Marisa Laurito monta uno spettacolo dove l’argomento è l’amore, quello che lei definisce rivoluzionario: l’amore di quel grande cuore che lei dipinge in scena ma anche l’amore tossico di questa società dove amare senza compenso è diventato irrazionale, dove amare l’altro, amare il diverso, amare chi eccepisce la tua opinione è così contraddittorio da sfociare in odio. E’ su queste brevi introduzioni che si librano le composizioni di Enzo Gragnaniello, è su questi temi, organizzati dalla regia di Massimo Venturiello, che la mandolina di Piero Gallo, il violoncello di Erasmo Petringa e le percussioni di Massimo Caligiuri, integrano la chitarra e la voce di Massimo Gragnaniello in un concerto che inizialmente ribalta i canoni della tipica canzone napoletana. Le musiche sanno di blues, di ritmi afro-mediterranei, di sonorità universali e viscerali e le canzoni iniziali, che denunciano l’assenza di amore perfino per la terra, sono Povero munno, L’ammore è na rivouzione e Sto cercanno. Gli arrangiamenti sono avvolgenti e compositi, creano un’atmosfera di coinvolgimento. La complicità emotiva è ampliata da Marisa Laurito che fra un aneddoto musicale e una riflessione emotiva introduce quel sentimento inumano troppe volte nascosto sotto la parola amore. Ci pensa ancora la band di Gragnaniello e le canzoni più toccanti di Enzo a creare una cortina di commozione: Donna e Cu’mmè toccano l’anima del pubblico e scatenano applausi.

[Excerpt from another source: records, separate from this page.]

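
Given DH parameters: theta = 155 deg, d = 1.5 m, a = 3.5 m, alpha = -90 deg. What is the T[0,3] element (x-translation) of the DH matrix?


T[0,3] = a * cos(theta)
= 3.5 * cos(155 deg)
= 3.5 * -0.9063
= -3.1721


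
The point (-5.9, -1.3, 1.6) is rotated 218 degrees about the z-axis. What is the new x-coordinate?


Rotation about z-axis: x' = x*cos(theta) - y*sin(theta)
= -5.9 * -0.788 - -1.3 * -0.6157
= 3.8489


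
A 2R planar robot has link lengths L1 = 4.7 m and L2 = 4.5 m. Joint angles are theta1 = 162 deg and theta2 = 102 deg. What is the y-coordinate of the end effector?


Convert angles to radians: theta1 = 2.8274, theta2 = 1.7802
y = L1*sin(theta1) + L2*sin(theta1+theta2)
y = 1.4524 + -4.4753
y = -3.023


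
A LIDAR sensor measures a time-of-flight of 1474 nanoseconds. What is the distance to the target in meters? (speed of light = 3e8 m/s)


tof = 1474 ns = 1.474e-06 s
dist = c * tof / 2
= 3e8 * 1.474e-06 / 2
= 221.1 m


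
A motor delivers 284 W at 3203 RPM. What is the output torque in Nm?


omega = 3203 * 2*pi/60 = 335.4174 rad/s
tau = P / omega = 284 / 335.4174
= 0.8467 Nm


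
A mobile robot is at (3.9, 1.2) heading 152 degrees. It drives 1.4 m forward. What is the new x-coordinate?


x_new = x0 + d*cos(theta)
= 3.9 + 1.4*cos(152)
= 3.9 + -1.2361
= 2.6639


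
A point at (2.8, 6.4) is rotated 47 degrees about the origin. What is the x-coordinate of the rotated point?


x' = x*cos(theta) - y*sin(theta)
cos(47 deg) = 0.682, sin(47 deg) = 0.7314
x' = 2.8 * 0.682 - 6.4 * 0.7314
= 1.9096 - 4.6807
= -2.7711


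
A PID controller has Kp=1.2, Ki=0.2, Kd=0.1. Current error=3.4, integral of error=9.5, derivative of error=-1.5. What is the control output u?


u = Kp*e + Ki*int(e) + Kd*de/dt
= 1.2*3.4 + 0.2*9.5 + 0.1*(-1.5)
= 4.08 + 1.9 + -0.15
= 5.83


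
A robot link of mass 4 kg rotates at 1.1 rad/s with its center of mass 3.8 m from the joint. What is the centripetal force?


F = m * omega^2 * r
= 4 * 1.1^2 * 3.8
= 4 * 1.21 * 3.8
= 18.392 N


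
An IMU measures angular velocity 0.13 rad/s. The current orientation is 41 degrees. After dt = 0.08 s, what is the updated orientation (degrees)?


delta_theta = w * dt = 0.13 * 0.08 = 0.0104 rad
= 0.5959 deg
theta_new = 41 + 0.5959 = 41.5959 deg


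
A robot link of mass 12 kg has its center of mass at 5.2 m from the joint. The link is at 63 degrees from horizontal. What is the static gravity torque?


tau = m*g*L*cos(angle)
= 12 * 9.81 * 5.2 * cos(63 deg)
= 12 * 9.81 * 5.2 * 0.454
= 277.9076 Nm


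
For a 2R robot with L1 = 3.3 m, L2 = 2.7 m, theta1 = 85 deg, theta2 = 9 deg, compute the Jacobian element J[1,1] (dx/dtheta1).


J[1,1] = -L1*sin(t1) - L2*sin(t1+t2)
= -3.3*sin(85) - 2.7*sin(94)
= -5.9809


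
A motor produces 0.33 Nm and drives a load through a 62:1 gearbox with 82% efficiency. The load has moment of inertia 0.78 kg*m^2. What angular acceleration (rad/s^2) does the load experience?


tau_out = tau_motor * N * eta
= 0.33 * 62 * 0.82 = 16.7772 Nm
alpha = tau_out / I = 16.7772 / 0.78
= 21.5092 rad/s^2


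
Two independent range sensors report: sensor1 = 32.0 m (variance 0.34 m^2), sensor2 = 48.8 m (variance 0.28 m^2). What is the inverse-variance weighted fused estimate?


w1 = (1/var1) / (1/var1 + 1/var2)
   = 2.9412 / (2.9412 + 3.5714) = 0.4516
w2 = 1 - w1 = 0.5484
fused = w1*s1 + w2*s2 = 14.4516 + 26.7613
= 41.2129 m


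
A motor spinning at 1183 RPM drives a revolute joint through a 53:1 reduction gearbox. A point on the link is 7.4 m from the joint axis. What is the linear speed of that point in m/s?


omega_motor = 1183 * 2*pi/60 = 123.8835 rad/s
omega_joint = omega_motor / 53 = 2.3374 rad/s
v = omega_joint * r = 2.3374 * 7.4
= 17.2969 m/s


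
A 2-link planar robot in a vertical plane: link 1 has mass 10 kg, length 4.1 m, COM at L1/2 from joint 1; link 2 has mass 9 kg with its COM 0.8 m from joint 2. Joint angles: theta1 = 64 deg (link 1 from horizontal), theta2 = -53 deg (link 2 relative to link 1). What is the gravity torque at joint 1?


Horizontal distance from joint 1 to link-1 COM:
  x_c1 = (L1/2)*cos(t1) = 2.05 * 0.4384 = 0.8987 m
Horizontal distance from joint 1 to link-2 COM:
  x_c2 = L1*cos(t1) + Lc2*cos(t1+t2)
       = 4.1*0.4384 + 0.8*0.9816 = 2.5826 m
tau1 = m1*g*x_c1 + m2*g*x_c2
     = 10*9.81*0.8987 + 9*9.81*2.5826
     = 88.1586 + 228.0198
     = 316.1785 Nm


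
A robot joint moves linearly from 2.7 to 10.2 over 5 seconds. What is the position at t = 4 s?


s = t/T = 4/5 = 0.8
p(t) = p0 + (pf-p0)*s
= 2.7 + (10.2 - 2.7) * 0.8
= 8.7


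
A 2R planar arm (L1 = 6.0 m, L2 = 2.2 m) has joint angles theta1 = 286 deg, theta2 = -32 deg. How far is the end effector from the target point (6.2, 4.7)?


End effector via forward kinematics:
x = L1*cos(t1) + L2*cos(t1+t2) = 1.0474
y = L1*sin(t1) + L2*sin(t1+t2) = -7.8823
Distance to target:
d = sqrt((6.2 - 1.0474)^2 + (4.7 - -7.8823)^2)
= sqrt(26.5491 + 158.3154)
= 13.5965 m


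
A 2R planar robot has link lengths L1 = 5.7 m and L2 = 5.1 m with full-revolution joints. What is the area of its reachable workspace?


r_max = L1 + L2 = 10.8 m
r_min = |L1 - L2| = 0.6 m
Area = pi*(r_max^2 - r_min^2)
= pi*(116.64 - 0.36)
= pi * 116.28
= 365.3044 m^2


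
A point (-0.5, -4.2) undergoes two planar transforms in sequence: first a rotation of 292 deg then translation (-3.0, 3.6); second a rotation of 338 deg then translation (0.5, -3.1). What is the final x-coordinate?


After transform 1:
x1 = cos(292)*-0.5 - sin(292)*-4.2 + -3.0 = -7.0815
y1 = sin(292)*-0.5 + cos(292)*-4.2 + 3.6 = 2.4902
After transform 2:
x2 = cos(338)*-7.0815 - sin(338)*2.4902 + 0.5
= -5.133


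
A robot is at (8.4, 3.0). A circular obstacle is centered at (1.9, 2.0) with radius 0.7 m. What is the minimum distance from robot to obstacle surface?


center_dist = sqrt((8.4-1.9)^2 + (3.0-2.0)^2)
= sqrt(42.25 + 1.0)
= 6.5765
min_dist = center_dist - radius = 6.5765 - 0.7 = 5.8765 m


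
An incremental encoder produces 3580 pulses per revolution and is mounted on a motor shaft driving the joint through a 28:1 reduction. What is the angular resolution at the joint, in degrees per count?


counts per rev = 3580
effective counts at joint = 3580 * 28 = 100240
resolution = 360 / 100240
= 0.0036 deg/count


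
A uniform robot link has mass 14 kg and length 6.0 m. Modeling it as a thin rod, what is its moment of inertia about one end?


I = (1/3) * m * L^2
= (1/3) * 14 * 6.0^2
= 0.333333 * 14 * 36.0
= 168.0 kg*m^2


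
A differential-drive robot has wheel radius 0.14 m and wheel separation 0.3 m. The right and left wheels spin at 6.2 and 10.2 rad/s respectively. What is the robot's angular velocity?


vR = r*wR = 0.14*6.2 = 0.868 m/s
vL = r*wL = 0.14*10.2 = 1.428 m/s
v = (vR+vL)/2 = 1.148 m/s
omega = (vR-vL)/L = -1.8667 rad/s
angular velocity = -1.8667 rad/s


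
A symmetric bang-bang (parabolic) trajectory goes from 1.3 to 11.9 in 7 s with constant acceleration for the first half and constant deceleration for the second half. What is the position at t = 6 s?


Symmetric rest-to-rest: each phase covers (pf-p0)/2 in time T/2. 0.5*a*(T/2)^2 = (pf-p0)/2 => a = 4*(pf-p0)/T^2
a = 4*(11.9-1.3)/7^2 = 0.8653
t = 6 is in the deceleration phase (t > T/2).
p = pf - 0.5*a*(T-t)^2 = 11.9 - 0.5*0.8653*1^2
= 11.4673


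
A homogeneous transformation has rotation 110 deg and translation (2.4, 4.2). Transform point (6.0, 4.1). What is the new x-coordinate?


x' = cos(theta)*px - sin(theta)*py + tx
= -0.342*6.0 - 0.9397*4.1 + 2.4
= -3.5049


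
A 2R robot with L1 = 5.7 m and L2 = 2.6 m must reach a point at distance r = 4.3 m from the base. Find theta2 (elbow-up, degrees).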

Dal pathos al divertimento
Marisa Laurito abbandona il pennello a quadro ultimato e narra l’episodio del debutto di Napoli milionaria di Eduardo de Filippo, descrive il clima della seconda guerra, riporta le parole finali del capolavoro: S’ha da aspettà, Ama’. Ha da passà ‘a nuttata, per ribadire che a tutt’oggi la nottata non è ancora passata.E la band intona ‘O surdato ‘nnamurato ma la vecchia canzone di Aniello Califano ha un ritmo malinconico, addolorato, a ricordare come non ci sia nulla di positivo a fare il soldato, a morire soldato. E’ un’ultima riflessione sull’amore malato, sulla mancanza d’amore. Poi tocca ai classici napoletani, quelli che hanno fatto la storia della canzone partenopea: Luna rossa, Voce ‘e notte e I’ te vurria vasà. e alle più recenti canzoni di Gragnaniello Suonn’ e ‘Stu criato.

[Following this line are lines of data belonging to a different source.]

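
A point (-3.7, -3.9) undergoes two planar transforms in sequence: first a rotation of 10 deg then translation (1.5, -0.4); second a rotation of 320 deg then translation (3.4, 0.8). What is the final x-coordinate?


After transform 1:
x1 = cos(10)*-3.7 - sin(10)*-3.9 + 1.5 = -1.4666
y1 = sin(10)*-3.7 + cos(10)*-3.9 + -0.4 = -4.8832
After transform 2:
x2 = cos(320)*-1.4666 - sin(320)*-4.8832 + 3.4
= -0.8623


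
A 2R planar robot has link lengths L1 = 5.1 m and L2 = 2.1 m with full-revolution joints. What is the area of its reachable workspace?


r_max = L1 + L2 = 7.2 m
r_min = |L1 - L2| = 3.0 m
Area = pi*(r_max^2 - r_min^2)
= pi*(51.84 - 9.0)
= pi * 42.84
= 134.5858 m^2


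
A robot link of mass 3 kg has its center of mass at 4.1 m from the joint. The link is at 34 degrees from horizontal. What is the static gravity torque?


tau = m*g*L*cos(angle)
= 3 * 9.81 * 4.1 * cos(34 deg)
= 3 * 9.81 * 4.1 * 0.829
= 100.0342 Nm


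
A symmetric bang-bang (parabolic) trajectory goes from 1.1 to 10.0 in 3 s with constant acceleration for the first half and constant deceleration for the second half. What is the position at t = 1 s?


Symmetric rest-to-rest: each phase covers (pf-p0)/2 in time T/2. 0.5*a*(T/2)^2 = (pf-p0)/2 => a = 4*(pf-p0)/T^2
a = 4*(10.0-1.1)/3^2 = 3.9556
t = 1 is in the acceleration phase (t <= T/2).
p = p0 + 0.5*a*t^2 = 1.1 + 0.5*3.9556*1^2
= 3.0778


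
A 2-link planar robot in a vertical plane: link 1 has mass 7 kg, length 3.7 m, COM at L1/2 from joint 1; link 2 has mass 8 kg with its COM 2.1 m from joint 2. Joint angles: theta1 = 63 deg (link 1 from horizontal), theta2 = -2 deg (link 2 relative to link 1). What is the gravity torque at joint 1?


Horizontal distance from joint 1 to link-1 COM:
  x_c1 = (L1/2)*cos(t1) = 1.85 * 0.454 = 0.8399 m
Horizontal distance from joint 1 to link-2 COM:
  x_c2 = L1*cos(t1) + Lc2*cos(t1+t2)
       = 3.7*0.454 + 2.1*0.4848 = 2.6979 m
tau1 = m1*g*x_c1 + m2*g*x_c2
     = 7*9.81*0.8399 + 8*9.81*2.6979
     = 57.6747 + 211.7284
     = 269.4032 Nm


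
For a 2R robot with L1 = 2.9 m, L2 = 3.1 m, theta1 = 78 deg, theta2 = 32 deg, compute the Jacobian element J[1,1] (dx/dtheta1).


J[1,1] = -L1*sin(t1) - L2*sin(t1+t2)
= -2.9*sin(78) - 3.1*sin(110)
= -5.7497


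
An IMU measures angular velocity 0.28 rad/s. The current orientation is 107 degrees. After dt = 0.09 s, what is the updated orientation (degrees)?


delta_theta = w * dt = 0.28 * 0.09 = 0.0252 rad
= 1.4439 deg
theta_new = 107 + 1.4439 = 108.4439 deg


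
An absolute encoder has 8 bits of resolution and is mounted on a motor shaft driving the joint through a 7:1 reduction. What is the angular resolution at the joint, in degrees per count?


counts = 2^8 = 256
effective counts at joint = 256 * 7 = 1792
resolution = 360 / 1792
= 0.2009 deg/count


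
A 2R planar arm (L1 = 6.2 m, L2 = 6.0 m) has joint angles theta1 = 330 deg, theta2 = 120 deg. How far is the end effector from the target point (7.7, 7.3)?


End effector via forward kinematics:
x = L1*cos(t1) + L2*cos(t1+t2) = 5.3694
y = L1*sin(t1) + L2*sin(t1+t2) = 2.9
Distance to target:
d = sqrt((7.7 - 5.3694)^2 + (7.3 - 2.9)^2)
= sqrt(5.4319 + 19.36)
= 4.9791 m


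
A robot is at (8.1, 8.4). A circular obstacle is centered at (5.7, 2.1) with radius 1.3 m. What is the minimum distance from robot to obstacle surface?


center_dist = sqrt((8.1-5.7)^2 + (8.4-2.1)^2)
= sqrt(5.76 + 39.69)
= 6.7417
min_dist = center_dist - radius = 6.7417 - 1.3 = 5.4417 m


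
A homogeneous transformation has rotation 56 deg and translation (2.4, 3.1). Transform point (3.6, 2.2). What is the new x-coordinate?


x' = cos(theta)*px - sin(theta)*py + tx
= 0.5592*3.6 - 0.829*2.2 + 2.4
= 2.5892


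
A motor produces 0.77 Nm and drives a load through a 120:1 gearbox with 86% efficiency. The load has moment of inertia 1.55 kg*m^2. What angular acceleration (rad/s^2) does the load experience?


tau_out = tau_motor * N * eta
= 0.77 * 120 * 0.86 = 79.464 Nm
alpha = tau_out / I = 79.464 / 1.55
= 51.2671 rad/s^2


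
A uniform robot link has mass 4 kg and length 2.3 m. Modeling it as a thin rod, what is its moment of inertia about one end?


I = (1/3) * m * L^2
= (1/3) * 4 * 2.3^2
= 0.333333 * 4 * 5.29
= 7.0533 kg*m^2


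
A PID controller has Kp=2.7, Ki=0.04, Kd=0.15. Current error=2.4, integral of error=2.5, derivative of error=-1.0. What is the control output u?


u = Kp*e + Ki*int(e) + Kd*de/dt
= 2.7*2.4 + 0.04*2.5 + 0.15*(-1.0)
= 6.48 + 0.1 + -0.15
= 6.43


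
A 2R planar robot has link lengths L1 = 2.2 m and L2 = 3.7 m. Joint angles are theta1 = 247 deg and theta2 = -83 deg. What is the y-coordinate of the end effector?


Convert angles to radians: theta1 = 4.311, theta2 = -1.4486
y = L1*sin(theta1) + L2*sin(theta1+theta2)
y = -2.0251 + 1.0199
y = -1.0053


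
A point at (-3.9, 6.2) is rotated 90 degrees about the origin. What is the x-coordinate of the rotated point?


x' = x*cos(theta) - y*sin(theta)
cos(90 deg) = 0.0, sin(90 deg) = 1.0
x' = -3.9 * 0.0 - 6.2 * 1.0
= -0.0 - 6.2
= -6.2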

E non potevano mancare i motivi dell’avanspettacolo
Dopo la commozione e la denuncia, dopo la lievità sentimentale, è la leggerezza del varietà teatrale a condurre lo spettatore alla fine dello spettacolo: Marisa Laurito si veste dei panni della spregiudicata Ria Rosa e intona Cinematografo per poi cimentarsi in Non sta bene con tanto di mossa. Applausi scroscianti e richieste di bis evidenziano il gradimento del pubblico. Gragnaniello e Laurito non si sottraggono e insieme ai suoi talentuosi musicisti Enzo intona Vasame mentre Marisa canta Reginella, invitando il pubblico a fare il coro del ritornello.

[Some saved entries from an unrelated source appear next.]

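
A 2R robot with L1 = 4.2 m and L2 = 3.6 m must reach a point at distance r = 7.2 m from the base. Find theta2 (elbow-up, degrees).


cos(theta2) = (r^2 - L1^2 - L2^2) / (2*L1*L2)
cos(theta2) = (51.84 - 17.64 - 12.96) / 30.24
cos(theta2) = 0.702381
theta2 = 45.3817 degrees


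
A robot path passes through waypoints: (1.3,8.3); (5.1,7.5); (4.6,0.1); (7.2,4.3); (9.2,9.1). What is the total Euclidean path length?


Segment lengths:
  seg1 = sqrt((3.8)^2 + (-0.8)^2) = 3.8833
  seg2 = sqrt((-0.5)^2 + (-7.4)^2) = 7.4169
  seg3 = sqrt((2.6)^2 + (4.2)^2) = 4.9396
  seg4 = sqrt((2.0)^2 + (4.8)^2) = 5.2
Total = 21.4398


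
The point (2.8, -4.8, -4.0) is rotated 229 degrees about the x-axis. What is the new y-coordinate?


Rotation about x-axis: y' = y*cos(theta) - z*sin(theta)
= -4.8 * -0.6561 - -4.0 * -0.7547
= 0.1302


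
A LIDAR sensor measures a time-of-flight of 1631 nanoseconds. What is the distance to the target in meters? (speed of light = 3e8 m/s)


tof = 1631 ns = 1.631e-06 s
dist = c * tof / 2
= 3e8 * 1.631e-06 / 2
= 244.65 m


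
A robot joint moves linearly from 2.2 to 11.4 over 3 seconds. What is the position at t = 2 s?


s = t/T = 2/3 = 0.6667
p(t) = p0 + (pf-p0)*s
= 2.2 + (11.4 - 2.2) * 0.6667
= 8.3333


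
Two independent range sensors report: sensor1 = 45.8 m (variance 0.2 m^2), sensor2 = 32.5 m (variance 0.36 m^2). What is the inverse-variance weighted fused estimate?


w1 = (1/var1) / (1/var1 + 1/var2)
   = 5.0 / (5.0 + 2.7778) = 0.6429
w2 = 1 - w1 = 0.3571
fused = w1*s1 + w2*s2 = 29.4429 + 11.6071
= 41.05 m


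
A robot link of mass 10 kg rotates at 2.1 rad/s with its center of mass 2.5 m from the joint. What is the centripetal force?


F = m * omega^2 * r
= 10 * 2.1^2 * 2.5
= 10 * 4.41 * 2.5
= 110.25 N


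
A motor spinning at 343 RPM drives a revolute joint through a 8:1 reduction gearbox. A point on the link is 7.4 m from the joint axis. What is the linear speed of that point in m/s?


omega_motor = 343 * 2*pi/60 = 35.9189 rad/s
omega_joint = omega_motor / 8 = 4.4899 rad/s
v = omega_joint * r = 4.4899 * 7.4
= 33.225 m/s


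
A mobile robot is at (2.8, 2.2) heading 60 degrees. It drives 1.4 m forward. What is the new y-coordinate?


y_new = y0 + d*sin(theta)
= 2.2 + 1.4*sin(60)
= 2.2 + 1.2124
= 3.4124


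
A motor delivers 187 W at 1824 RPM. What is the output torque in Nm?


omega = 1824 * 2*pi/60 = 191.0088 rad/s
tau = P / omega = 187 / 191.0088
= 0.979 Nm


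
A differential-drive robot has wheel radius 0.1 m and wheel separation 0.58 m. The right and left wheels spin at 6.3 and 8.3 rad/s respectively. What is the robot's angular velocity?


vR = r*wR = 0.1*6.3 = 0.63 m/s
vL = r*wL = 0.1*8.3 = 0.83 m/s
v = (vR+vL)/2 = 0.73 m/s
omega = (vR-vL)/L = -0.3448 rad/s
angular velocity = -0.3448 rad/s


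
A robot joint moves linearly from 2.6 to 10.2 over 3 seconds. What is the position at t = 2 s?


s = t/T = 2/3 = 0.6667
p(t) = p0 + (pf-p0)*s
= 2.6 + (10.2 - 2.6) * 0.6667
= 7.6667


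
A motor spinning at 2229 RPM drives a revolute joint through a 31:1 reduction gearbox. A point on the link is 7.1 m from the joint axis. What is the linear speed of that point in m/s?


omega_motor = 2229 * 2*pi/60 = 233.4203 rad/s
omega_joint = omega_motor / 31 = 7.5297 rad/s
v = omega_joint * r = 7.5297 * 7.1
= 53.4608 m/s


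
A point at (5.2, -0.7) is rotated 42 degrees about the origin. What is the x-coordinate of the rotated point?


x' = x*cos(theta) - y*sin(theta)
cos(42 deg) = 0.7431, sin(42 deg) = 0.6691
x' = 5.2 * 0.7431 - -0.7 * 0.6691
= 3.8644 - -0.4684
= 4.3327


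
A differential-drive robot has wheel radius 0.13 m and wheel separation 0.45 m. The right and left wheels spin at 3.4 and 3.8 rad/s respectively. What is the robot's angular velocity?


vR = r*wR = 0.13*3.4 = 0.442 m/s
vL = r*wL = 0.13*3.8 = 0.494 m/s
v = (vR+vL)/2 = 0.468 m/s
omega = (vR-vL)/L = -0.1156 rad/s
angular velocity = -0.1156 rad/s


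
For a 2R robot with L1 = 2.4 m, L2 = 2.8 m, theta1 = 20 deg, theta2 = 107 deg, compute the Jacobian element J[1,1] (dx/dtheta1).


J[1,1] = -L1*sin(t1) - L2*sin(t1+t2)
= -2.4*sin(20) - 2.8*sin(127)
= -3.057


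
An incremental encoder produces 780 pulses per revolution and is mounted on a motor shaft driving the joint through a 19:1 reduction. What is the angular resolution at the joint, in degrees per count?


counts per rev = 780
effective counts at joint = 780 * 19 = 14820
resolution = 360 / 14820
= 0.0243 deg/count


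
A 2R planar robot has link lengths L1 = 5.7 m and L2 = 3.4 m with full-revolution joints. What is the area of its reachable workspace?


r_max = L1 + L2 = 9.1 m
r_min = |L1 - L2| = 2.3 m
Area = pi*(r_max^2 - r_min^2)
= pi*(82.81 - 5.29)
= pi * 77.52
= 243.5363 m^2


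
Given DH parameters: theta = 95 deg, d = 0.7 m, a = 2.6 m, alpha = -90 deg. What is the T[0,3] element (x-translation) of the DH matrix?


T[0,3] = a * cos(theta)
= 2.6 * cos(95 deg)
= 2.6 * -0.0872
= -0.2266


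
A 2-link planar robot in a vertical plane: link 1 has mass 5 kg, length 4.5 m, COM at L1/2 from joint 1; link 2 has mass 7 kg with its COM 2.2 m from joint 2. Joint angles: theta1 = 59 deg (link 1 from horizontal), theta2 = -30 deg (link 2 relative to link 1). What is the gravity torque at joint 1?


Horizontal distance from joint 1 to link-1 COM:
  x_c1 = (L1/2)*cos(t1) = 2.25 * 0.515 = 1.1588 m
Horizontal distance from joint 1 to link-2 COM:
  x_c2 = L1*cos(t1) + Lc2*cos(t1+t2)
       = 4.5*0.515 + 2.2*0.8746 = 4.2418 m
tau1 = m1*g*x_c1 + m2*g*x_c2
     = 5*9.81*1.1588 + 7*9.81*4.2418
     = 56.8409 + 291.2868
     = 348.1277 Nm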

Vasame scansa schemi usuali e luoghi comuni.
Ma non sono solo i brani citati e risuonare nel teatro, molte altre canzoni, e altri aneddoti, hanno arricchito le quasi due ore di spettacolo. Che poteva sembrare un recital per canto e voce narrante, poteva sembrare un revival per nostalgici della canzone napoletana. Invece è stato uno spettacolo espressivo, per certi versi quasi militante ma non solo della musica partenopea. Merito di Marisa Laurito che ha condotto il pubblico dentro le canzoni, pregio delle parole del poeta Enzo Gragnaniello, virtù di musicisti che hanno tirato fuori dagli strumenti emozioni e vibrazioni. Vasame ha divertito ma ha anche toccato le corde dell’anima del pubblico in sala che ha ringraziato con ripetute acclamazioni.